Party insiders said the plan to have the DCC elections nullified and the structures abolished was well-orchestrated and by the time the issue was discussed in the politburo meeting, Mugabe was already on board.
Mugabe told the Central Committee last Friday: "As we discussed the matter, we decided that the Central Committee should look at the issue of the DCCs and we came to the conclusion that they are serving a divisive process. They are an organ which must go.
"The politburo came to the conclusion that DCCs must be repealed. A recommendation would be made to the Central Committee so that it could remove the organ called the DCC from the party," he said adding that "we are worried the DCC has become a weapon used to divide the party".
The Mujuru faction took advantage of the fact that Mnangagwa was not at the politburo meeting as he was in China, while Mujuru herself was around although she later left the meeting when Shamu was presenting his report on the state of the party and contentious DCC elections. Mnangagwa was also not there during the recent extraordinary politburo meeting where Mujuru lashed out at his faction.
A senior politburo member said: "The whole thing was well-planned. The idea to have DCC elections nullified and disband the structures originated from the Mujuru faction after they realised they had lost in most provinces, including in Amai Mujuru's backyard, Mashonaland Central."
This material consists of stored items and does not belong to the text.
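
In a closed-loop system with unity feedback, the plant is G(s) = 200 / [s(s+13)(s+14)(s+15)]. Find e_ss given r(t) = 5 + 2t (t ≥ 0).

System type = 1 (one pole at s=0). Treating each term separately:
  • 5: tracked with zero error.
  • 2t: e_ss = 2/K_v with K_v=20/273 → 27.3.
Total e_ss = 27.3.

27.3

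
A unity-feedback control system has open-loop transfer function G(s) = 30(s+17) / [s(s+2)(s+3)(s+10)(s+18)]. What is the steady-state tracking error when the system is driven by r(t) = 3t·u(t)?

108/17

G(s) has one factor of s in the denominator, so the system is type 1.
K_v = lim_{s→0} s·G(s) = 30·17 / (2·3·10·18) = 17/36.
e_ss = 3/K_v = 3/(17/36) = 108/17.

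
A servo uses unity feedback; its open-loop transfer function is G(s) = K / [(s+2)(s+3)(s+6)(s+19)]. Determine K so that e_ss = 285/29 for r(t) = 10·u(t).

The open loop has no poles at the origin → type 0 system.
K_p = lim_{s→0} G(s) = K / (2·3·6·19) = (1/684)·K.
e_ss = 10/(1 + K_p) = 285/29 ⇒ 1 + (1/684)·K = 58/57 ⇒ K = 12.

12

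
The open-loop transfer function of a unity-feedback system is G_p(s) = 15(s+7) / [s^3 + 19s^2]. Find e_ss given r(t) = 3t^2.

Lowest-order denominator term is 19s^2, so the open loop has 2 poles at the origin → type 2 system.
K_a = lim_{s→0} s^2·G_p(s) = 15·7 / 19 = 105/19.
r(t) = 3t^2 gives R(s) = 6/s^3.
e_ss = 6/K_a = 6/(105/19) = 38/35.

38/35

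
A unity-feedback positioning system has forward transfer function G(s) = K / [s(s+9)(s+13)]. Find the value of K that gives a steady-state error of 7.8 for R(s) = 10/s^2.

150

One free integrator in G(s): this is a type 1 system.
K_v = lim_{s→0} s·G(s) = K / (9·13) = (1/117)·K.
e_ss = 10/K_v = 7.8 ⇒ K_v = 50/39 ⇒ K = (50/39)/(1/117) = 150.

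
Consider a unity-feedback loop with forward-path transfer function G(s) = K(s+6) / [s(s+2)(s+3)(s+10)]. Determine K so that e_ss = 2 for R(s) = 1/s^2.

G(s) has one factor of s in the denominator, so the system is type 1.
K_v = lim_{s→0} s·G(s) = K·6 / (2·3·10) = 0.1·K.
e_ss = 1/K_v = 2 ⇒ K_v = 0.5 ⇒ K = 0.5/0.1 = 5.

5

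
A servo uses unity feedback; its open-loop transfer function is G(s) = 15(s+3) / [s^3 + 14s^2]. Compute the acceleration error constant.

Factoring s^2 from the denominator leaves a polynomial with constant term 14, so the system is type 2.
K_a = lim_{s→0} s^2·G(s) = 15·3 / 14 = 45/14.

45/14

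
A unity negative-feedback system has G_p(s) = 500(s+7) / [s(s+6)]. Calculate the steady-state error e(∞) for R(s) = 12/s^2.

G_p(s) has one factor of s in the denominator, so the system is type 1.
K_v = lim_{s→0} s·G_p(s) = 500·7 / (6) = 1750/3.
e_ss = 12/K_v = 12/(1750/3) = 18/875.

18/875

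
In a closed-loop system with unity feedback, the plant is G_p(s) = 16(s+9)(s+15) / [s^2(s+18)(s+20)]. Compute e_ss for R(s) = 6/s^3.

System type = 2 (two poles at s=0).
K_a = lim_{s→0} s^2·G_p(s) = 16·9·15 / (18·20) = 6.
r(t) = 3t^2 gives R(s) = 6/s^3.
e_ss = 6/K_a = 6/6 = 1.

1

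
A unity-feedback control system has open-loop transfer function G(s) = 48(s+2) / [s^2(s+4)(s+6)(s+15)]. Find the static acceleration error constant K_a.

System type = 2 (two poles at s=0).
K_a = lim_{s→0} s^2·G(s) = 48·2 / (4·6·15) = 4/15.

4/15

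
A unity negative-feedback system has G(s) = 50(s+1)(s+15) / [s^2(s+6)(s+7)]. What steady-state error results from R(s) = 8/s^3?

0.448

G(s) has two factors of s in the denominator, so the system is type 2.
K_a = lim_{s→0} s^2·G(s) = 50·1·15 / (6·7) = 125/7.
r(t) = 4t^2 gives R(s) = 8/s^3.
e_ss = 8/K_a = 8/(125/7) = 0.448.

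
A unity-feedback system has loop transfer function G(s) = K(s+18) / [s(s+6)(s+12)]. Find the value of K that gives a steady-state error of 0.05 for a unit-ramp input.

One free integrator in G(s): this is a type 1 system.
K_v = lim_{s→0} s·G(s) = K·18 / (6·12) = 0.25·K.
e_ss = 1/K_v = 0.05 ⇒ K_v = 20 ⇒ K = 20/0.25 = 80.

80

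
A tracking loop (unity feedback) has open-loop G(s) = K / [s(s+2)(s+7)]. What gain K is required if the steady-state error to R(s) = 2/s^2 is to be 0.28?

100

G(s) has one factor of s in the denominator, so the system is type 1.
K_v = lim_{s→0} s·G(s) = K / (2·7) = (1/14)·K.
e_ss = 2/K_v = 0.28 ⇒ K_v = 50/7 ⇒ K = (50/7)/(1/14) = 100.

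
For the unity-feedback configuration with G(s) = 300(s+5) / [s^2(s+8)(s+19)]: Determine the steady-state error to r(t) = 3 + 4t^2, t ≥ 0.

304/375

G(s) has two factors of s in the denominator, so the system is type 2. Taking each input component in turn:
  • 3: tracked with zero error.
  • 4t^2: e_ss = 8/K_a with K_a=375/38 → 304/375.
Total e_ss = 304/375.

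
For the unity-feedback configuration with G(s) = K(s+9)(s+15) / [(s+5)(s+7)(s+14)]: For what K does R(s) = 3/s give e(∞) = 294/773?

The open loop has no poles at the origin → type 0 system.
K_p = lim_{s→0} G(s) = K·9·15 / (5·7·14) = (27/98)·K.
e_ss = 3/(1 + K_p) = 294/773 ⇒ 1 + (27/98)·K = 773/98 ⇒ K = 25.

25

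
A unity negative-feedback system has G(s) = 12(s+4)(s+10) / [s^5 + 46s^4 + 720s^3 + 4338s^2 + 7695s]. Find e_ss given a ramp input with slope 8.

Lowest-order denominator term is 7695s, so the open loop has 1 pole at the origin → type 1 system.
K_v = lim_{s→0} s·G(s) = 12·4·10 / 7695 = 32/513.
e_ss = 8/K_v = 8/(32/513) = 128.25.

128.25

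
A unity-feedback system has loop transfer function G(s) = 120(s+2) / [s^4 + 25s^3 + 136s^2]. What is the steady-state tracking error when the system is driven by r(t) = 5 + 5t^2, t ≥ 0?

17/3

Lowest-order denominator term is 136s^2, so the open loop has 2 poles at the origin → type 2 system. Treating each term separately:
  • 5: tracked with zero error.
  • 5t^2: e_ss = 10/K_a with K_a=30/17 → 17/3.
Total e_ss = 17/3.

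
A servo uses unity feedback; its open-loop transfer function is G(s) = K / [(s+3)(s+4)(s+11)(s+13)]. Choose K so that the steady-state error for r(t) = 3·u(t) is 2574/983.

250

The open loop has no poles at the origin → type 0 system.
K_p = lim_{s→0} G(s) = K / (3·4·11·13) = (1/1716)·K.
e_ss = 3/(1 + K_p) = 2574/983 ⇒ 1 + (1/1716)·K = 983/858 ⇒ K = 250.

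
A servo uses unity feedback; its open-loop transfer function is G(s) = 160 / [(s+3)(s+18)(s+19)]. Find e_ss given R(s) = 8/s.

No free integrators in G(s): this is a type 0 system.
K_p = lim_{s→0} G(s) = 160 / (3·18·19) = 80/513.
e_ss = 8/(1 + K_p) = 8/(593/513) = 4104/593.

4104/593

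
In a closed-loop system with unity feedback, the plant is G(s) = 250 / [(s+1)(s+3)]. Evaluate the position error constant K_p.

System type = 0 (no poles at s=0).
K_p = lim_{s→0} G(s) = 250 / (1·3) = 250/3.

250/3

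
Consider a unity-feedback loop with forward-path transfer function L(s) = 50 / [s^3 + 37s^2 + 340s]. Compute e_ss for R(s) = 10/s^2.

68

Lowest-order denominator term is 340s, so the open loop has 1 pole at the origin → type 1 system.
K_v = lim_{s→0} s·L(s) = 50 / 340 = 5/34.
e_ss = 10/K_v = 10/(5/34) = 68.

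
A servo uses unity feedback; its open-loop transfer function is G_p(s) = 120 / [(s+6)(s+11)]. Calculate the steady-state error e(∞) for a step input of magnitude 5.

The open loop has no poles at the origin → type 0 system.
K_p = lim_{s→0} G_p(s) = 120 / (6·11) = 20/11.
e_ss = 5/(1 + K_p) = 5/(31/11) = 55/31.

55/31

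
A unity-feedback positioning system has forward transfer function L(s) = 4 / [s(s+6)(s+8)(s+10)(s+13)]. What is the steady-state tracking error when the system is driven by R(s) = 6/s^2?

9360

L(s) has one factor of s in the denominator, so the system is type 1.
K_v = lim_{s→0} s·L(s) = 4 / (6·8·10·13) = 1/1560.
e_ss = 6/K_v = 6/(1/1560) = 9360.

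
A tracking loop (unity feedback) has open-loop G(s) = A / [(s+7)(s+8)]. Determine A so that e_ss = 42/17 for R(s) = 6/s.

80

No free integrators in G(s): this is a type 0 system.
K_p = lim_{s→0} G(s) = A / (7·8) = (1/56)·A.
e_ss = 6/(1 + K_p) = 42/17 ⇒ 1 + (1/56)·A = 17/7 ⇒ A = 80.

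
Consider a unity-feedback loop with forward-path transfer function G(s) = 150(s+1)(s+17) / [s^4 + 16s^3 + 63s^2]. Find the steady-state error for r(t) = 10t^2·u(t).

42/85

The denominator has no term below 63s^2 — 2 poles at s=0, type 2.
K_a = lim_{s→0} s^2·G(s) = 150·1·17 / 63 = 850/21.
r(t) = 10t^2 gives R(s) = 20/s^3.
e_ss = 20/K_a = 20/(850/21) = 42/85.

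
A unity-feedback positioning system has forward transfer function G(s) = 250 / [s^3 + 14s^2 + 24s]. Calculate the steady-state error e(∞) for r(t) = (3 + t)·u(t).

0.096

Factoring s from the denominator leaves a polynomial with constant term 24, so the system is type 1. Treating each term separately:
  • 3: tracked with zero error.
  • t: e_ss = 1/K_v with K_v=125/12 → 0.096.
Total e_ss = 0.096.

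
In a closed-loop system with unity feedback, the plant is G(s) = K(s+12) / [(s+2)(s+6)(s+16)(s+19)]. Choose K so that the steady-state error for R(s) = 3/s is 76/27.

20

G(s) has no factors of s in the denominator, so the system is type 0.
K_p = lim_{s→0} G(s) = K·12 / (2·6·16·19) = (1/304)·K.
e_ss = 3/(1 + K_p) = 76/27 ⇒ 1 + (1/304)·K = 81/76 ⇒ K = 20.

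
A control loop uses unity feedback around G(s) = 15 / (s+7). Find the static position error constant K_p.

The open loop has no poles at the origin → type 0 system.
K_p = lim_{s→0} G(s) = 15 / (7) = 15/7.

15/7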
"It is interesting that the matter was discussed when Mnangagwa was not in the meeting and obviously there was no one from his camp who could speak out against disbanding DCCs."
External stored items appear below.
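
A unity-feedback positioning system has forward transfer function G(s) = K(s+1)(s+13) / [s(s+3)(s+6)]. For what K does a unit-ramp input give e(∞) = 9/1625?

The open loop has one pole at the origin → type 1 system.
K_v = lim_{s→0} s·G(s) = K·1·13 / (3·6) = (13/18)·K.
e_ss = 1/K_v = 9/1625 ⇒ K_v = 1625/9 ⇒ K = (1625/9)/(13/18) = 250.

250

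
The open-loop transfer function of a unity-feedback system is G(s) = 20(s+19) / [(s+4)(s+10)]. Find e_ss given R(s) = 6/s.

4/7

No free integrators in G(s): this is a type 0 system.
K_p = lim_{s→0} G(s) = 20·19 / (4·10) = 9.5.
e_ss = 6/(1 + K_p) = 6/10.5 = 4/7.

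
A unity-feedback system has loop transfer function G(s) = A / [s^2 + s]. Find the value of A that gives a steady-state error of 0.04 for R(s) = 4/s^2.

Factoring s from the denominator leaves a polynomial with constant term 1, so the system is type 1.
K_v = lim_{s→0} s·G(s) = A / 1 = 1·A.
e_ss = 4/K_v = 0.04 ⇒ K_v = 100 ⇒ A = 100/1 = 100.

100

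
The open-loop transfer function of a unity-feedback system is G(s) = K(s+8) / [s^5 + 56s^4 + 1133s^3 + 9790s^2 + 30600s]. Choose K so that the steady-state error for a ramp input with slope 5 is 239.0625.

The denominator has no term below 30600s — 1 pole at s=0, type 1.
K_v = lim_{s→0} s·G(s) = K·8 / 30600 = (1/3825)·K.
e_ss = 5/K_v = 239.0625 ⇒ K_v = 16/765 ⇒ K = (16/765)/(1/3825) = 80.

80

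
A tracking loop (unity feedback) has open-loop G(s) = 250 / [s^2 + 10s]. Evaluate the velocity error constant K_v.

25

The denominator has no term below 10s — 1 pole at s=0, type 1.
K_v = lim_{s→0} s·G(s) = 250 / 10 = 25.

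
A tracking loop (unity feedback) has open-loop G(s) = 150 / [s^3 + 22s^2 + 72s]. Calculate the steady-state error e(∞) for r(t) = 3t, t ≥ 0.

1.44

Factoring s from the denominator leaves a polynomial with constant term 72, so the system is type 1.
K_v = lim_{s→0} s·G(s) = 150 / 72 = 25/12.
e_ss = 3/K_v = 3/(25/12) = 1.44.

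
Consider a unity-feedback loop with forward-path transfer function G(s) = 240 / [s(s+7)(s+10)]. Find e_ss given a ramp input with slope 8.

G(s) has one factor of s in the denominator, so the system is type 1.
K_v = lim_{s→0} s·G(s) = 240 / (7·10) = 24/7.
e_ss = 8/K_v = 8/(24/7) = 7/3.

7/3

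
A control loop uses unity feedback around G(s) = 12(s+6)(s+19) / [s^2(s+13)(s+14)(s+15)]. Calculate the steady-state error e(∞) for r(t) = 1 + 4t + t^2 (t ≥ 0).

Two free integrators in G(s): this is a type 2 system. Taking each input component in turn:
  • 1: tracked with zero error.
  • 4t: tracked with zero error.
  • t^2: e_ss = 2/K_a with K_a=228/455 → 455/114.
Total e_ss = 455/114.

455/114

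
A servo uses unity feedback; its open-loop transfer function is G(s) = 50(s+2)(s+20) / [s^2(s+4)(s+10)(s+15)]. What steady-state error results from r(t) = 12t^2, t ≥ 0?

System type = 2 (two poles at s=0).
K_a = lim_{s→0} s^2·G(s) = 50·2·20 / (4·10·15) = 10/3.
r(t) = 12t^2 gives R(s) = 24/s^3.
e_ss = 24/K_a = 24/(10/3) = 7.2.

7.2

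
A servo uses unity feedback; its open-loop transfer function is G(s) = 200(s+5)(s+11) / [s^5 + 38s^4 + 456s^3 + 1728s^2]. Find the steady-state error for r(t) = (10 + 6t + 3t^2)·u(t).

1296/1375

Lowest-order denominator term is 1728s^2, so the open loop has 2 poles at the origin → type 2 system. Treating each term separately:
  • 10: tracked with zero error.
  • 6t: tracked with zero error.
  • 3t^2: e_ss = 6/K_a with K_a=1375/216 → 1296/1375.
Total e_ss = 1296/1375.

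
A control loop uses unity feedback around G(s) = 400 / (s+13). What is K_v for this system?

0

G(s) has no factors of s in the denominator, so the system is type 0.
K_v = lim_{s→0} s·G(s) = 0 (the extra factor of s kills the finite limit).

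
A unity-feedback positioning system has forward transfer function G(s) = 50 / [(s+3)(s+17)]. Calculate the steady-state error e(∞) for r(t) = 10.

The open loop has no poles at the origin → type 0 system.
K_p = lim_{s→0} G(s) = 50 / (3·17) = 50/51.
e_ss = 10/(1 + K_p) = 10/(101/51) = 510/101.

510/101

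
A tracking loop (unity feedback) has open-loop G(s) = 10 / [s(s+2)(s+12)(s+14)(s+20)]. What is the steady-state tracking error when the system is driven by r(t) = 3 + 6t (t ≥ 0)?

The open loop has one pole at the origin → type 1 system. By superposition:
  • 3: tracked with zero error.
  • 6t: e_ss = 6/K_v with K_v=1/672 → 4032.
Total e_ss = 4032.

4032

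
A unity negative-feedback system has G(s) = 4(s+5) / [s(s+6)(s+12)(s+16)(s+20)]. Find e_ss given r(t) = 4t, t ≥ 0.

4608

G(s) has one factor of s in the denominator, so the system is type 1.
K_v = lim_{s→0} s·G(s) = 4·5 / (6·12·16·20) = 1/1152.
e_ss = 4/K_v = 4/(1/1152) = 4608.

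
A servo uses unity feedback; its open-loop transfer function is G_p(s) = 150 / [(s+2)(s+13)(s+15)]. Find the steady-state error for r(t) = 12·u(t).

26/3

The open loop has no poles at the origin → type 0 system.
K_p = lim_{s→0} G_p(s) = 150 / (2·13·15) = 5/13.
e_ss = 12/(1 + K_p) = 12/(18/13) = 26/3.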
Influential top army commanders and police chiefs campaigning for Zanu PF in Manicaland Province, who are said to be sympathetic to Mujuru, had reportedly submitted a dossier to Mugabe recommending that DCCs be disbanded.
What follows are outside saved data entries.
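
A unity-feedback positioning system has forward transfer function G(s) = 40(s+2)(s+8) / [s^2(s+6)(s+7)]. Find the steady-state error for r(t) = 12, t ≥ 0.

0

Two free integrators in G(s): this is a type 2 system.
K_p = ∞ for a type-2 system; e_ss to a step is zero.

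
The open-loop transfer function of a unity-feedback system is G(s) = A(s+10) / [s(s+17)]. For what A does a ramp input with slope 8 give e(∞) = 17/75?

60

The open loop has one pole at the origin → type 1 system.
K_v = lim_{s→0} s·G(s) = A·10 / (17) = (10/17)·A.
e_ss = 8/K_v = 17/75 ⇒ K_v = 600/17 ⇒ A = (600/17)/(10/17) = 60.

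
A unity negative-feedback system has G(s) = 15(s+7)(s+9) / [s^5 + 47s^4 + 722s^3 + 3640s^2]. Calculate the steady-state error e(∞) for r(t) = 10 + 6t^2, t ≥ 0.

416/9

The denominator has no term below 3640s^2 — 2 poles at s=0, type 2. By superposition:
  • 10: tracked with zero error.
  • 6t^2: e_ss = 12/K_a with K_a=27/104 → 416/9.
Total e_ss = 416/9.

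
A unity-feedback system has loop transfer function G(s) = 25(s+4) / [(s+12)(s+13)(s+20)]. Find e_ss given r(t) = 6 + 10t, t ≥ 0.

The open loop has no poles at the origin → type 0 system. Taking each input component in turn:
  • 6: e_ss = 6/(1+K_p) with K_p=5/156 → 936/161.
  • 10t: a type-0 system cannot track it, e_ss → ∞.
The unbounded component dominates.

infinity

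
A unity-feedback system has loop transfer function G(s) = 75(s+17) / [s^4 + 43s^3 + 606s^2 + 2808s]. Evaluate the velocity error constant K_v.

The denominator has no term below 2808s — 1 pole at s=0, type 1.
K_v = lim_{s→0} s·G(s) = 75·17 / 2808 = 425/936.

425/936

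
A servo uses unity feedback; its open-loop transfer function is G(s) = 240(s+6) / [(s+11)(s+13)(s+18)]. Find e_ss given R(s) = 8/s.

1144/223

G(s) has no factors of s in the denominator, so the system is type 0.
K_p = lim_{s→0} G(s) = 240·6 / (11·13·18) = 80/143.
e_ss = 8/(1 + K_p) = 8/(223/143) = 1144/223.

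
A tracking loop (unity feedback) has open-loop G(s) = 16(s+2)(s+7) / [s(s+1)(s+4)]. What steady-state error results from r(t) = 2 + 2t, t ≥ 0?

1/28

G(s) has one factor of s in the denominator, so the system is type 1. Taking each input component in turn:
  • 2: tracked with zero error.
  • 2t: e_ss = 2/K_v with K_v=56 → 1/28.
Total e_ss = 1/28.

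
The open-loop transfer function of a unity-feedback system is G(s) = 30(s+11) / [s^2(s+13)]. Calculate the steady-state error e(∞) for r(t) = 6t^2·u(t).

System type = 2 (two poles at s=0).
K_a = lim_{s→0} s^2·G(s) = 30·11 / (13) = 330/13.
r(t) = 6t^2 gives R(s) = 12/s^3.
e_ss = 12/K_a = 12/(330/13) = 26/55.

26/55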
The dossier was said to have been authored by a team led by deputy police commissioner-general Godwin Matanga which included Major-General Martin Chedondo, Air Vice-Marshal Shebba Brighton Shumbayaonda, Brigadier-General Herbert Chingono, Brigadier-General Mike Sango, 3 Brigade commander Brigadier-General Eliah Bandama and members of the provincial Joint Operations Command (JOC).
A top Zanu PF official in Manicaland said: "Deputy commissioner-general Matanga submitted a huge dossier to the president on DCCs in Manicaland. They spoke very strongly about the need to disband DCCs from party structures, arguing that some party bigwigs were manipulating the DCCs to gain control of the grassroot structures."
The commissariat department, headed by retired Air Vice-Marshal Henry Muchena and former Central Intelligence Organisation director-internal, Sydney Nyanhongo, accused of running an elaborate smear campaign against Mnangagwa, also pushed for the nullification of the DCCs.
The disbandment of DCCs came amid intense infighting in the districts as the tussling between the two main factions fighting for control of strategic party structures to pave way for their candidate to take over from Mugabe in the next Zanu PF congress in 2014.